The Advantages. First, the good news. There is plenty to celebrate about owning a rental property and here are a few of the advantages:
For obvious reasons, one of the major reasons for having rental properties is the income stream. While it is true that money has to go back out to maintain the properties, the income is sometimes quite lucrative and at the very least, is sometimes a steady way of making a profit and an extra income.

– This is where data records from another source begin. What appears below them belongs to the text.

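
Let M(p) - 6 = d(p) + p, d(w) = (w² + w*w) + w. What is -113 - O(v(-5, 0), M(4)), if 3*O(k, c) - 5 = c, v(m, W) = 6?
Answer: -130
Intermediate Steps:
d(w) = w + 2*w² (d(w) = (w² + w²) + w = 2*w² + w = w + 2*w²)
M(p) = 6 + p + p*(1 + 2*p) (M(p) = 6 + (p*(1 + 2*p) + p) = 6 + (p + p*(1 + 2*p)) = 6 + p + p*(1 + 2*p))
O(k, c) = 5/3 + c/3
-113 - O(v(-5, 0), M(4)) = -113 - (5/3 + (6 + 2*4 + 2*4²)/3) = -113 - (5/3 + (6 + 8 + 2*16)/3) = -113 - (5/3 + (6 + 8 + 32)/3) = -113 - (5/3 + (⅓)*46) = -113 - (5/3 + 46/3) = -113 - 1*17 = -113 - 17 = -130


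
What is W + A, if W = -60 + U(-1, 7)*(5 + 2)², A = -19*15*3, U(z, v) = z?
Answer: -964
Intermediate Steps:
A = -855 (A = -285*3 = -855)
W = -109 (W = -60 - (5 + 2)² = -60 - 1*7² = -60 - 1*49 = -60 - 49 = -109)
W + A = -109 - 855 = -964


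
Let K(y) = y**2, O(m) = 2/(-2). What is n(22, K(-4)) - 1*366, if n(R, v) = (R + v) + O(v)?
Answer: -329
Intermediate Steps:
O(m) = -1 (O(m) = 2*(-1/2) = -1)
n(R, v) = -1 + R + v (n(R, v) = (R + v) - 1 = -1 + R + v)
n(22, K(-4)) - 1*366 = (-1 + 22 + (-4)**2) - 1*366 = (-1 + 22 + 16) - 366 = 37 - 366 = -329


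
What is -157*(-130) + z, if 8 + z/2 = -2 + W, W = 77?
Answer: 20544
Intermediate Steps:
z = 134 (z = -16 + 2*(-2 + 77) = -16 + 2*75 = -16 + 150 = 134)
-157*(-130) + z = -157*(-130) + 134 = 20410 + 134 = 20544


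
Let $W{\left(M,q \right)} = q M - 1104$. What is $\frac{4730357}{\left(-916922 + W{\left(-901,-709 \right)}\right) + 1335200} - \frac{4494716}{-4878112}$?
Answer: $\frac{6955388732953}{1287800836024} \approx 5.401$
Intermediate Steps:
$W{\left(M,q \right)} = -1104 + M q$ ($W{\left(M,q \right)} = M q - 1104 = -1104 + M q$)
$\frac{4730357}{\left(-916922 + W{\left(-901,-709 \right)}\right) + 1335200} - \frac{4494716}{-4878112} = \frac{4730357}{\left(-916922 - -637705\right) + 1335200} - \frac{4494716}{-4878112} = \frac{4730357}{\left(-916922 + \left(-1104 + 638809\right)\right) + 1335200} - - \frac{1123679}{1219528} = \frac{4730357}{\left(-916922 + 637705\right) + 1335200} + \frac{1123679}{1219528} = \frac{4730357}{-279217 + 1335200} + \frac{1123679}{1219528} = \frac{4730357}{1055983} + \frac{1123679}{1219528} = \frac{6955388732953}{1287800836024}$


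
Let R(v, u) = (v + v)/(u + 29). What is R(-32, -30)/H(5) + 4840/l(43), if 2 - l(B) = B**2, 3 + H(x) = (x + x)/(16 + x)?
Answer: -2738888/97891 ≈ -27.979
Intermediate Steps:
H(x) = -3 + 2*x/(16 + x) (H(x) = -3 + (x + x)/(16 + x) = -3 + (2*x)/(16 + x) = -3 + 2*x/(16 + x))
l(B) = 2 - B**2
R(v, u) = 2*v/(29 + u) (R(v, u) = (2*v)/(29 + u) = 2*v/(29 + u))
R(-32, -30)/H(5) + 4840/l(43) = (2*(-32)/(29 - 30))/(((-48 - 1*5)/(16 + 5))) + 4840/(2 - 1*43**2) = (2*(-32)/(-1))/(((-48 - 5)/21)) + 4840/(2 - 1*1849) = (2*(-32)*(-1))/(((1/21)*(-53))) + 4840/(2 - 1849) = 64/(-53/21) + 4840/(-1847) = 64*(-21/53) + 4840*(-1/1847) = -1344/53 - 4840/1847 = -2738888/97891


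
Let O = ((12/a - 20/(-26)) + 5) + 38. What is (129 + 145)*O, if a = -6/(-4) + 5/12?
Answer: 4098766/299 ≈ 13708.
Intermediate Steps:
a = 23/12 (a = -6*(-¼) + 5*(1/12) = 3/2 + 5/12 = 23/12 ≈ 1.9167)
O = 14959/299 (O = ((12/(23/12) - 20/(-26)) + 5) + 38 = ((12*(12/23) - 20*(-1/26)) + 5) + 38 = ((144/23 + 10/13) + 5) + 38 = (2102/299 + 5) + 38 = 3597/299 + 38 = 14959/299 ≈ 50.030)
(129 + 145)*O = (129 + 145)*(14959/299) = 274*(14959/299) = 4098766/299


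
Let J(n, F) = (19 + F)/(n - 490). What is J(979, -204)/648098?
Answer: -185/316919922 ≈ -5.8374e-7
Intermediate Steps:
J(n, F) = (19 + F)/(-490 + n)
J(979, -204)/648098 = ((19 - 204)/(-490 + 979))/648098 = (-185/489)*(1/648098) = ((1/489)*(-185))*(1/648098) = -185/489*1/648098 = -185/316919922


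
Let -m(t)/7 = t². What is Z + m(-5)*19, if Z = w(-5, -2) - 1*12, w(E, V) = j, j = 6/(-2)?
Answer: -3340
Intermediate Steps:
j = -3 (j = 6*(-½) = -3)
w(E, V) = -3
Z = -15 (Z = -3 - 1*12 = -3 - 12 = -15)
m(t) = -7*t²
Z + m(-5)*19 = -15 - 7*(-5)²*19 = -15 - 7*25*19 = -15 - 175*19 = -15 - 3325 = -3340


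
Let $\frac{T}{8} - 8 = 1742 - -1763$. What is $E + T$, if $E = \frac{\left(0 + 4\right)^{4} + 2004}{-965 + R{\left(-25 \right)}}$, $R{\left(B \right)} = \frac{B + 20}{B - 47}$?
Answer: $\frac{390472536}{13895} \approx 28102.0$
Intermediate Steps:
$T = 28104$ ($T = 64 + 8 \left(1742 - -1763\right) = 64 + 8 \left(1742 + 1763\right) = 64 + 8 \cdot 3505 = 64 + 28040 = 28104$)
$R{\left(B \right)} = \frac{20 + B}{-47 + B}$
$E = - \frac{32544}{13895}$ ($E = \frac{\left(0 + 4\right)^{4} + 2004}{-965 + \frac{20 - 25}{-47 - 25}} = \frac{4^{4} + 2004}{-965 + \frac{1}{-72} \left(-5\right)} = \frac{256 + 2004}{-965 - - \frac{5}{72}} = \frac{2260}{-965 + \frac{5}{72}} = \frac{2260}{- \frac{69475}{72}} = 2260 \left(- \frac{72}{69475}\right) = - \frac{32544}{13895} \approx -2.3421$)
$E + T = - \frac{32544}{13895} + 28104 = \frac{390472536}{13895}$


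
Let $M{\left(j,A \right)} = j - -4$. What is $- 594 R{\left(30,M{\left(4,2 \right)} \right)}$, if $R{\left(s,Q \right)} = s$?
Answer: $-17820$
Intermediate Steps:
$M{\left(j,A \right)} = 4 + j$ ($M{\left(j,A \right)} = j + 4 = 4 + j$)
$- 594 R{\left(30,M{\left(4,2 \right)} \right)} = \left(-594\right) 30 = -17820$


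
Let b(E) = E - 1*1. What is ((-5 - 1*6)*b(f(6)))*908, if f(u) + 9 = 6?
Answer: 39952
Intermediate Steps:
f(u) = -3 (f(u) = -9 + 6 = -3)
b(E) = -1 + E (b(E) = E - 1 = -1 + E)
((-5 - 1*6)*b(f(6)))*908 = ((-5 - 1*6)*(-1 - 3))*908 = ((-5 - 6)*(-4))*908 = -11*(-4)*908 = 44*908 = 39952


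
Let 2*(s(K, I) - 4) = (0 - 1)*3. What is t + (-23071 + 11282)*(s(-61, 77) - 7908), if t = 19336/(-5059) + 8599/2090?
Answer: 492705354392423/5286655 ≈ 9.3198e+7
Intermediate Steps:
t = 3090101/10573310 (t = 19336*(-1/5059) + 8599*(1/2090) = -19336/5059 + 8599/2090 = 3090101/10573310 ≈ 0.29225)
s(K, I) = 5/2 (s(K, I) = 4 + ((0 - 1)*3)/2 = 4 + (-1*3)/2 = 4 + (1/2)*(-3) = 4 - 3/2 = 5/2)
t + (-23071 + 11282)*(s(-61, 77) - 7908) = 3090101/10573310 + (-23071 + 11282)*(5/2 - 7908) = 3090101/10573310 - 11789*(-15811/2) = 3090101/10573310 + 186395879/2 = 492705354392423/5286655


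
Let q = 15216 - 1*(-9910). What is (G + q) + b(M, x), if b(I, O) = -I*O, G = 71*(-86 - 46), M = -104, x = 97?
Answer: 25842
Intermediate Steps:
G = -9372 (G = 71*(-132) = -9372)
q = 25126 (q = 15216 + 9910 = 25126)
b(I, O) = -I*O
(G + q) + b(M, x) = (-9372 + 25126) - 1*(-104)*97 = 15754 + 10088 = 25842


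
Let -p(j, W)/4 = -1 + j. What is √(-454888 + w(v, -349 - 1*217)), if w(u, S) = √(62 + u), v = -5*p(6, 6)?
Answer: √(-454888 + 9*√2) ≈ 674.44*I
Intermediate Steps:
p(j, W) = 4 - 4*j (p(j, W) = -4*(-1 + j) = 4 - 4*j)
v = 100 (v = -5*(4 - 4*6) = -5*(4 - 24) = -5*(-20) = 100)
√(-454888 + w(v, -349 - 1*217)) = √(-454888 + √(62 + 100)) = √(-454888 + √162) = √(-454888 + 9*√2)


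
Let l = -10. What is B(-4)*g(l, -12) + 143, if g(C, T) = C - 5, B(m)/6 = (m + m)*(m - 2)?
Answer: -4177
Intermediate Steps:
B(m) = 12*m*(-2 + m) (B(m) = 6*((m + m)*(m - 2)) = 6*((2*m)*(-2 + m)) = 6*(2*m*(-2 + m)) = 12*m*(-2 + m))
g(C, T) = -5 + C
B(-4)*g(l, -12) + 143 = (12*(-4)*(-2 - 4))*(-5 - 10) + 143 = (12*(-4)*(-6))*(-15) + 143 = 288*(-15) + 143 = -4320 + 143 = -4177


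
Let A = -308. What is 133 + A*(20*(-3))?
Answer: 18613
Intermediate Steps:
133 + A*(20*(-3)) = 133 - 6160*(-3) = 133 - 308*(-60) = 133 + 18480 = 18613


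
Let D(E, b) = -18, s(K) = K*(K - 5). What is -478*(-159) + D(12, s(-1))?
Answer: 75984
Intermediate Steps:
s(K) = K*(-5 + K)
-478*(-159) + D(12, s(-1)) = -478*(-159) - 18 = 76002 - 18 = 75984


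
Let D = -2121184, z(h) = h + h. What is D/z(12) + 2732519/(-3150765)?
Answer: -278475745259/3150765 ≈ -88384.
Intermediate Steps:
z(h) = 2*h
D/z(12) + 2732519/(-3150765) = -2121184/(2*12) + 2732519/(-3150765) = -2121184/24 + 2732519*(-1/3150765) = -2121184*1/24 - 2732519/3150765 = -265148/3 - 2732519/3150765 = -278475745259/3150765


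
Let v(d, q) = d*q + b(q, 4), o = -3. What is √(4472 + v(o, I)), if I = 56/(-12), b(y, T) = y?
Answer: 2*√10083/3 ≈ 66.943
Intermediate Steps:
I = -14/3 (I = 56*(-1/12) = -14/3 ≈ -4.6667)
v(d, q) = q + d*q (v(d, q) = d*q + q = q + d*q)
√(4472 + v(o, I)) = √(4472 - 14*(1 - 3)/3) = √(4472 - 14/3*(-2)) = √(4472 + 28/3) = √(13444/3) = 2*√10083/3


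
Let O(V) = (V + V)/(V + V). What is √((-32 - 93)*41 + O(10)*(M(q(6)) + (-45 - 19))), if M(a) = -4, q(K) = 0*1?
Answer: 3*I*√577 ≈ 72.063*I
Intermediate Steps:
q(K) = 0
O(V) = 1 (O(V) = (2*V)/((2*V)) = (2*V)*(1/(2*V)) = 1)
√((-32 - 93)*41 + O(10)*(M(q(6)) + (-45 - 19))) = √((-32 - 93)*41 + 1*(-4 + (-45 - 19))) = √(-125*41 + 1*(-4 - 64)) = √(-5125 + 1*(-68)) = √(-5125 - 68) = √(-5193) = 3*I*√577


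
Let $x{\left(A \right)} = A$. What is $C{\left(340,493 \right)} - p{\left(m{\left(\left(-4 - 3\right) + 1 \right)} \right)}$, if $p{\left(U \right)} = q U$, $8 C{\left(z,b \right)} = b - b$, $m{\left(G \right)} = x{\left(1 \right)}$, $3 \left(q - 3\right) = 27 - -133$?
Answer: $- \frac{169}{3} \approx -56.333$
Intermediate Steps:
$q = \frac{169}{3}$ ($q = 3 + \frac{27 - -133}{3} = 3 + \frac{27 + 133}{3} = 3 + \frac{1}{3} \cdot 160 = 3 + \frac{160}{3} = \frac{169}{3} \approx 56.333$)
$m{\left(G \right)} = 1$
$C{\left(z,b \right)} = 0$ ($C{\left(z,b \right)} = \frac{b - b}{8} = \frac{1}{8} \cdot 0 = 0$)
$p{\left(U \right)} = \frac{169 U}{3}$
$C{\left(340,493 \right)} - p{\left(m{\left(\left(-4 - 3\right) + 1 \right)} \right)} = 0 - \frac{169}{3} \cdot 1 = 0 - \frac{169}{3} = - \frac{169}{3}$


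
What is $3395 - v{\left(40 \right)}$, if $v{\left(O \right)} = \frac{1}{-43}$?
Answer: $\frac{145986}{43} \approx 3395.0$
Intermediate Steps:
$v{\left(O \right)} = - \frac{1}{43}$
$3395 - v{\left(40 \right)} = 3395 - - \frac{1}{43} = 3395 + \frac{1}{43} = \frac{145986}{43}$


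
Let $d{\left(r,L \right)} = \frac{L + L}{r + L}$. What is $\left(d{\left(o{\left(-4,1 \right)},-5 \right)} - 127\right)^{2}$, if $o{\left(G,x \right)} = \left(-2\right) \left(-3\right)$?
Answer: $18769$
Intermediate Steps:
$o{\left(G,x \right)} = 6$
$d{\left(r,L \right)} = \frac{2 L}{L + r}$
$\left(d{\left(o{\left(-4,1 \right)},-5 \right)} - 127\right)^{2} = \left(2 \left(-5\right) \frac{1}{-5 + 6} - 127\right)^{2} = \left(2 \left(-5\right) 1^{-1} - 127\right)^{2} = \left(2 \left(-5\right) 1 - 127\right)^{2} = \left(-10 - 127\right)^{2} = \left(-137\right)^{2} = 18769$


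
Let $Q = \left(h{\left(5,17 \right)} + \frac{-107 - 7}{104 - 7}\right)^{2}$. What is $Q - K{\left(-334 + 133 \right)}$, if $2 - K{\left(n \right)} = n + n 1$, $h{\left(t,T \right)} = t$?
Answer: $- \frac{3663595}{9409} \approx -389.37$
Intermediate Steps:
$Q = \frac{137641}{9409}$ ($Q = \left(5 + \frac{-107 - 7}{104 - 7}\right)^{2} = \left(5 - \frac{114}{97}\right)^{2} = \left(\frac{371}{97}\right)^{2} = \frac{137641}{9409} \approx 14.629$)
$K{\left(n \right)} = 2 - 2 n$ ($K{\left(n \right)} = 2 - \left(n + n 1\right) = 2 - \left(n + n\right) = 2 - 2 n$)
$Q - K{\left(-334 + 133 \right)} = \frac{137641}{9409} - \left(2 - 2 \left(-334 + 133\right)\right) = \frac{137641}{9409} - \left(2 - -402\right) = \frac{137641}{9409} - \left(2 + 402\right) = \frac{137641}{9409} - 404 = - \frac{3663595}{9409}$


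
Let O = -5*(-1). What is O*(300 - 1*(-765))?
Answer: 5325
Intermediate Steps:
O = 5
O*(300 - 1*(-765)) = 5*(300 - 1*(-765)) = 5*(300 + 765) = 5*1065 = 5325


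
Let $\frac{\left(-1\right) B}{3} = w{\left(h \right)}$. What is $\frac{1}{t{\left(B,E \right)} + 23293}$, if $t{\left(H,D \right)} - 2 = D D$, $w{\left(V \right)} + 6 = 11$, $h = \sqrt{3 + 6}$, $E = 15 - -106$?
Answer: $\frac{1}{37936} \approx 2.636 \cdot 10^{-5}$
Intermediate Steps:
$E = 121$ ($E = 15 + 106 = 121$)
$h = 3$ ($h = \sqrt{9} = 3$)
$w{\left(V \right)} = 5$ ($w{\left(V \right)} = -6 + 11 = 5$)
$B = -15$ ($B = \left(-3\right) 5 = -15$)
$t{\left(H,D \right)} = 2 + D^{2}$ ($t{\left(H,D \right)} = 2 + D D = 2 + D^{2}$)
$\frac{1}{t{\left(B,E \right)} + 23293} = \frac{1}{\left(2 + 121^{2}\right) + 23293} = \frac{1}{\left(2 + 14641\right) + 23293} = \frac{1}{14643 + 23293} = \frac{1}{37936}$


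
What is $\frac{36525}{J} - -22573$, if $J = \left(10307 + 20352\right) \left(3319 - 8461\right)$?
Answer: $\frac{1186200438223}{52549526} \approx 22573.0$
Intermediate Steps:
$J = -157648578$ ($J = 30659 \left(-5142\right) = -157648578$)
$\frac{36525}{J} - -22573 = \frac{36525}{-157648578} - -22573 = 36525 \left(- \frac{1}{157648578}\right) + 22573 = - \frac{12175}{52549526} + 22573 = \frac{1186200438223}{52549526}$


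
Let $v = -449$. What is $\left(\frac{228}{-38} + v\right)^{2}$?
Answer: $207025$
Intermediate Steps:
$\left(\frac{228}{-38} + v\right)^{2} = \left(\frac{228}{-38} - 449\right)^{2} = \left(228 \left(- \frac{1}{38}\right) - 449\right)^{2} = \left(-6 - 449\right)^{2} = \left(-455\right)^{2} = 207025$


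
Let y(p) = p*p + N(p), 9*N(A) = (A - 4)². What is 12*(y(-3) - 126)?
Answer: -4016/3 ≈ -1338.7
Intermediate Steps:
N(A) = (-4 + A)²/9 (N(A) = (A - 4)²/9 = (-4 + A)²/9)
y(p) = p² + (-4 + p)²/9 (y(p) = p*p + (-4 + p)²/9 = p² + (-4 + p)²/9)
12*(y(-3) - 126) = 12*(((-3)² + (-4 - 3)²/9) - 126) = 12*((9 + (⅑)*(-7)²) - 126) = 12*((9 + (⅑)*49) - 126) = 12*((9 + 49/9) - 126) = 12*(130/9 - 126) = 12*(-1004/9) = -4016/3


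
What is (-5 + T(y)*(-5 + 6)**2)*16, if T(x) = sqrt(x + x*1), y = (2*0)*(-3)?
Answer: -80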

Sweat Equity is an increase in the value of the property due to the owners making it worth more through hard work; this is also known as ownership interest. Things that include fixing up the property like a new paint job or landscaping add value to the property which not only allows you to charge more for rent but increases the resale value.
Property Value Growth
This leads us to property value growth which is something that is variable but the potential is there for an increase, sometimes even without making improvements. This is because at times, the property may see an upswing in value simply due to its location or other factors that affect the rise and fall in value.
Disadvantages. There are always disadvantages to owning rental property and while these may not affect you, the possibility is there and you should be aware of potential drawbacks.
Concentration of Assets
Many people cannot afford to have most of their assets tied to rental properties. There are situations that really affect the bottom line such as losing value if the area your property is in loses value. Even if your rental is well-maintained, you could still lose money due to the rest of the neighborhood having low property values. Or, there may be a situation where you have some kind of disaster affect the premises such as fire or flooding and insurance won’t cover all of the losses.
A few of the necessary costs you have to deal with are insurance, taxes, and fees. The problem is that you can have an empty property with no rental income coming in and yet property insurance, taxes, and various fees still have to be paid. If you have someone in the property, that at least helps pay these costs but they do still cut into your profit.
Whether it is a tenant who won’t pay, a nightmare tenant, or in some cases – a lack of a tenant – you are exposed to the possibility of issues with your renters or lack thereof. Tenants sometimes cause damage, leave without paying, or have to be evicted, which is not only a time-consuming headache but there are costs involved.
Last but not least, you are responsible for the upkeep of your rental property. If you outsource or contract the work, you have to pay someone. If you do it yourself, you are using your own time and sweat in order to keep your rental property up to par.